But by rejecting a mutually-honourable working pact with other parties, Kejriwal is pushing the city to another round of elections with no surety of a decisive outcome. He refuses to acknowledge that after the no-holds-barred battle, it’s time for accommodation without compromising on the fundamentals of a clean and efficient regime. If not supplemented by humility, reason and a far-sighed vision, rhetoric loses its appeal.

The people of Delhi hadn’t voted for AAP — the new kid on the block — to deny the city a government. What’s plausible cannot be cynically dismissed as undoable or immoral. In a fractured polity, adversaries are expected to work together on the basis of a common agenda that cannot be dictated by one stakeholder.

When Kejriwal must yield an inch to gain a mile in the longer run, he’s behaving like a trade unionist rather than the leader of a party mandated to govern. It’s the absolutist in the former civil servant that has pitted him against the BJP-Congress on government formation and Anna Hazare on the Lokpal Bill set to have Parliament’s consent.

Much of AAP’s support indeed was for its avant-garde approach to politics and governance. Kejriwal must keep that novelty. But he must not forget that he’s disrespecting the majority of the popular vote he did not get by refusing to do business with others who have a legislative presence in the yet-to-be constituted House.

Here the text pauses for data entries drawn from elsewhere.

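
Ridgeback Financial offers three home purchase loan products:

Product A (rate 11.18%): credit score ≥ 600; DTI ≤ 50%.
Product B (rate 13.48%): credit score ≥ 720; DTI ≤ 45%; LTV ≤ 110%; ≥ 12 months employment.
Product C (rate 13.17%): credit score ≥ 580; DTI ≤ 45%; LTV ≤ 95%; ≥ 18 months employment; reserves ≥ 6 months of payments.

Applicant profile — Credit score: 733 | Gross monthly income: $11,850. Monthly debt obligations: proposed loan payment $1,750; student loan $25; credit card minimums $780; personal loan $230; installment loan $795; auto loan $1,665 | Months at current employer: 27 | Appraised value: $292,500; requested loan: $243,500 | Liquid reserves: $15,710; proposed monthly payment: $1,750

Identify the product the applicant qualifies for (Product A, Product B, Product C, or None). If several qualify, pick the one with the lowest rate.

Total debts = (1,750 + 25 + 780 + 230 + 795 + 1,665) = 5,245; DTI = 5,245/11,850 = 44.3%.
LTV = 243,500/292,500 = 83.2%.
Reserves = 15,710/1,750 = 9.0 months.
Product A: score 733 ≥ 600; DTI 44.3% ≤ 50% → qualifies.
Product B: score 733 ≥ 720; DTI 44.3% ≤ 45%; LTV 83.2% ≤ 110%; employment 27 ≥ 12 mo → qualifies.
Product C: score 733 ≥ 580; DTI 44.3% ≤ 45%; LTV 83.2% ≤ 95%; employment 27 ≥ 18 mo; reserves 9.0 ≥ 6 mo → qualifies.
Qualifying: Product A, Product B, Product C. Lowest rate is 11.18% → Product A.

Product A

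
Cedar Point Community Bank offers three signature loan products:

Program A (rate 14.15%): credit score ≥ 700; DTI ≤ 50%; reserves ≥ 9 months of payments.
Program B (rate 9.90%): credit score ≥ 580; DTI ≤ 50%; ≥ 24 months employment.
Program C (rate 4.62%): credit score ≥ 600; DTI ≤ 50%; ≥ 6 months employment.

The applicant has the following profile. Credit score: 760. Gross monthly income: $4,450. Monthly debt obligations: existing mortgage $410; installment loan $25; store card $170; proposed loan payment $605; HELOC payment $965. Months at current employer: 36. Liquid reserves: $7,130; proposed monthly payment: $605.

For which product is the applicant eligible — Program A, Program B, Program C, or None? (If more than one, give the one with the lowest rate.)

Total debts = (410 + 25 + 170 + 605 + 965) = 2,175; DTI = 2,175/4,450 = 48.9%.
Reserves = 7,130/605 = 11.8 months.
Program A: score 760 ≥ 700; DTI 48.9% ≤ 50%; reserves 11.8 ≥ 9 mo → qualifies.
Program B: score 760 ≥ 580; DTI 48.9% ≤ 50%; employment 36 ≥ 24 mo → qualifies.
Program C: score 760 ≥ 600; DTI 48.9% ≤ 50%; employment 36 ≥ 6 mo → qualifies.
Qualifying: Program A, Program B, Program C. Lowest rate is 4.62% → Program C.

Program C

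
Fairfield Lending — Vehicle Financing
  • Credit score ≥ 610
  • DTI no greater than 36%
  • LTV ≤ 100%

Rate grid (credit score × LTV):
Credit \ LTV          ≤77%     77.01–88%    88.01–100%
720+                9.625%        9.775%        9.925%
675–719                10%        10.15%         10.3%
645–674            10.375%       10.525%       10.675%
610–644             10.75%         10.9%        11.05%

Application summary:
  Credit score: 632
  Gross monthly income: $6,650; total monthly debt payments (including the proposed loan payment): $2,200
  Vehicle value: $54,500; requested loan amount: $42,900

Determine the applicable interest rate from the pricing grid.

10.9%

Credit score 632 ≥ 610; DTI = 2,200/6,650 = 33.1% ≤ 36%
LTV = 42,900/54,500 = 78.7% ≤ 100%
Row: 632 falls in 610–644. Column: 78.7% falls in 77.01–88%. Rate = 10.9%.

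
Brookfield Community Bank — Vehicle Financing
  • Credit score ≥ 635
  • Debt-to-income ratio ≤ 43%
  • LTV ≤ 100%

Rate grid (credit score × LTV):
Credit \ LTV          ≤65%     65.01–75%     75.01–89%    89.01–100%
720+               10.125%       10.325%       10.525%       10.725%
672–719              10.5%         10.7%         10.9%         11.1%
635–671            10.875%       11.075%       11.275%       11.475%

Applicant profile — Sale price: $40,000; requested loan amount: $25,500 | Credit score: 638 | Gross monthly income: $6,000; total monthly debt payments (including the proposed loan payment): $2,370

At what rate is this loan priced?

Credit score 638 ≥ 635; Debt-to-income = 2,370/6,000 = 39.5% — meets 43% limit
Loan-to-value = 25,500/40,000 = 63.8% — pass (100% max)
Credit 638 → row 635–671; LTV 63.8% → column ≤65%. Grid cell → 10.875%.

10.875%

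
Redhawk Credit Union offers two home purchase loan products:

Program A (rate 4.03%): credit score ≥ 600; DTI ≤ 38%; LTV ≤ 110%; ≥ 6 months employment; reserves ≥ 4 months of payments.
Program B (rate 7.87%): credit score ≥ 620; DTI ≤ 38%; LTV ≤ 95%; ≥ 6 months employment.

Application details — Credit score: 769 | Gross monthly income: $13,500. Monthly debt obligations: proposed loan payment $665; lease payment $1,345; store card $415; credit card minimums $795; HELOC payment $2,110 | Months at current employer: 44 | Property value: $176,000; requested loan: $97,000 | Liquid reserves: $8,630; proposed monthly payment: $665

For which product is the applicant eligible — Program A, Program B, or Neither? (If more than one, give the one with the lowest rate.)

Total debts = (665 + 1,345 + 415 + 795 + 2,110) = 5,330; DTI = 5,330/13,500 = 39.5%.
LTV = 97,000/176,000 = 55.1%.
Reserves = 8,630/665 = 13.0 months.
Program A: score 769 ≥ 600; DTI 39.5% > 38%; LTV 55.1% ≤ 110%; employment 44 ≥ 6 mo; reserves 13.0 ≥ 4 mo → does not qualify.
Program B: score 769 ≥ 620; DTI 39.5% > 38%; LTV 55.1% ≤ 95%; employment 44 ≥ 6 mo → does not qualify.

Neither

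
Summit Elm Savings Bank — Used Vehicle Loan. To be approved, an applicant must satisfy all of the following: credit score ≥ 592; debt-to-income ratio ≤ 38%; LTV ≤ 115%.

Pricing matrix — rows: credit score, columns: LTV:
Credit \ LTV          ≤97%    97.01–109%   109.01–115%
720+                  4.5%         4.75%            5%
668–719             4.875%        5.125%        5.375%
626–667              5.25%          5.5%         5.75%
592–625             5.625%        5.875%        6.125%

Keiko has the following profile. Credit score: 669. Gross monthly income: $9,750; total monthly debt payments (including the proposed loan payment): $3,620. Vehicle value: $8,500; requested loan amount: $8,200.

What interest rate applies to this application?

4.875%

Credit score 669 ≥ 592; DTI = 3,620/9,750 = 37.1% ≤ 38%
Loan-to-value = 8,200/8,500 = 96.5% — pass (115% max)
Score 669 is in the 668–719 band; LTV 96.5% is in the ≤97% band → 4.875%.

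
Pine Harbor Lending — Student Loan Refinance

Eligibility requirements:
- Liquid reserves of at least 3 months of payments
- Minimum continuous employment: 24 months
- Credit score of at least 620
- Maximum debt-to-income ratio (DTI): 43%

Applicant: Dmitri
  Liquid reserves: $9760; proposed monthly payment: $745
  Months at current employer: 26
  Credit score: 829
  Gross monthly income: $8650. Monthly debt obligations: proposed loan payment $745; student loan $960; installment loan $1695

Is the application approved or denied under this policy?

Approved

Reserves: 9,760 ÷ 745 = 13.1 months (meets 3-month minimum)
Employment 26 ≥ 24 months
Credit score 829 ≥ 620 (meets)
Total monthly debts = (745 + 960 + 1,695) = 3,400. DTI: 3,400 ÷ 8,650 = 39.3%, within the 43% cap
All criteria satisfied.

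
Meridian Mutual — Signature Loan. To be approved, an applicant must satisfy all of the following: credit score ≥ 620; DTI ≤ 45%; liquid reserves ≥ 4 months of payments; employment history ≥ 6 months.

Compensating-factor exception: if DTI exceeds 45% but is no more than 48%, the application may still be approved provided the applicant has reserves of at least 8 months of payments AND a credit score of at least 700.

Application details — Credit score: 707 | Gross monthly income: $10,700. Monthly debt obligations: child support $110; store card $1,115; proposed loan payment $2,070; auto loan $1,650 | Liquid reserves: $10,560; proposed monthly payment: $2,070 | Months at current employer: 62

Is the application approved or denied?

Denied

Credit score 707 ≥ 620 (meets base)
Total debts = (110 + 1,115 + 2,070 + 1,650) = 4,945. DTI: 4,945 ÷ 10,700 = 46.2%, over the 45% base limit.
Reserves = 10,560/2,070 = 5.1 months ≥ 4
Employment 62 ≥ 6 months
46.2% falls in the override range (45%–48%), so the compensating-factor test applies.
Override check — reserves: 5.1 mo (short of 8); score: 707 (ok).
Override conditions not both satisfied; exception does not apply.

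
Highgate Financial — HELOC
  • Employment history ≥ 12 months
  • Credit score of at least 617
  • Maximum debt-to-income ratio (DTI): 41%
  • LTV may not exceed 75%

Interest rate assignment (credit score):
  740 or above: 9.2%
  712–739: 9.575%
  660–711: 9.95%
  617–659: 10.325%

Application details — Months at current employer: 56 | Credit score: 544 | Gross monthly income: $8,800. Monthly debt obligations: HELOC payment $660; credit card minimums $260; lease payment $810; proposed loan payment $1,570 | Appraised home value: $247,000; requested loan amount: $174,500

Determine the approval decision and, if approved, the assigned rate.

Denied

Credit score 544 < 617 (below minimum)
LTV: 174,500 ÷ 247,000 = 70.6%, within 75% cap
Employment 56 ≥ 12 months
Total monthly debts = (660 + 260 + 810 + 1,570) = 3,300. DTI = 3,300/8,800 = 37.5% ≤ 41%
Not all requirements met → denied.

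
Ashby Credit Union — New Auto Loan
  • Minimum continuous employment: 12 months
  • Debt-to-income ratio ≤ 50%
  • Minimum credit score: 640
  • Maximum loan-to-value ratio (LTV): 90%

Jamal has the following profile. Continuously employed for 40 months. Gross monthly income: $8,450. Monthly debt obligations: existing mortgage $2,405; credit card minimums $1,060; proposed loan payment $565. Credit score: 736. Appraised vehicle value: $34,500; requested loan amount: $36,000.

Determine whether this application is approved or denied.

Denied

Employment 40 ≥ 12 months
Total monthly debts = (2,405 + 1,060 + 565) = 4,030. DTI = 4,030/8,450 = 47.7% ≤ 50%
Credit score 736 ≥ 640 (meets)
Loan-to-value = 36,000/34,500 = 104.3% — fail (90% max)
Fails on LTV.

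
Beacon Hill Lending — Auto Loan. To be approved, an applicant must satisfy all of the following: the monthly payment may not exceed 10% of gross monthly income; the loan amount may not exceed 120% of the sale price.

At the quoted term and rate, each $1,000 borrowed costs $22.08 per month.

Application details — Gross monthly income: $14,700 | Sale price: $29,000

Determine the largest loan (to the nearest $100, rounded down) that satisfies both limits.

Payment cap: 10% × $14,700 = $1,470/month.
At $22.08 per $1,000, that supports 1,470/22.08 × 1,000 ≈ $66,576 → $66,500.
LTV cap: 120% × $29,000 = $34,800 → $34,800.
Binding constraint: loan-to-value.

$34,800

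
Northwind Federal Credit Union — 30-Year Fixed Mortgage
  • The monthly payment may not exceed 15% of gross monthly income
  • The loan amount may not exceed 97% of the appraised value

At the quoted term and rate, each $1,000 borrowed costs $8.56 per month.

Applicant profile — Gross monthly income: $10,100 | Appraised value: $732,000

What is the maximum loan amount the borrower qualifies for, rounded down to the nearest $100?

Payment cap: 15% × $10,100 = $1,515/month.
At $8.56 per $1,000, that supports 1,515/8.56 × 1,000 ≈ $176,985 → $176,900.
LTV cap: 97% × $732,000 = $710,040 → $710,000.
Binding constraint: payment-to-income.

$176,900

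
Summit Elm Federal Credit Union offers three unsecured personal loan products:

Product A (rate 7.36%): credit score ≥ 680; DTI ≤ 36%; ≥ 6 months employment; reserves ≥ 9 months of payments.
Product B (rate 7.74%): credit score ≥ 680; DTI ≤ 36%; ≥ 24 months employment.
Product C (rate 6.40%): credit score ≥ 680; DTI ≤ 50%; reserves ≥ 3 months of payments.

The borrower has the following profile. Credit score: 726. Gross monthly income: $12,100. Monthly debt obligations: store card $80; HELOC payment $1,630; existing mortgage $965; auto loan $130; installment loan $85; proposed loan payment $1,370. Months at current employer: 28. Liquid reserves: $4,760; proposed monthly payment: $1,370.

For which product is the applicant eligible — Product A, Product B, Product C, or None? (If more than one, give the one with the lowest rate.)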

In fact, the seemingly inevitable President’s rule preceded by a repeat election will be a vote of no-confidence in the native wisdom of the Delhi electorate. The people know pretty well that post-election arrangements are a necessary compromise when the verdict’s fractured.

Even as he acts stubborn and uncompromising, Kejriwal’s detractors have started against him a whisper campaign, the thrust of it being that he’s running away from responsibility as there’s no way he can fulfill some of his “unrealistic” campaign-time promises. In the event of another election, the impatient electorate might opt for the devil they know (read the BJP).

If that happens, it’ll be a tragic set back for a promising political venture, not to mention the popular desire for change.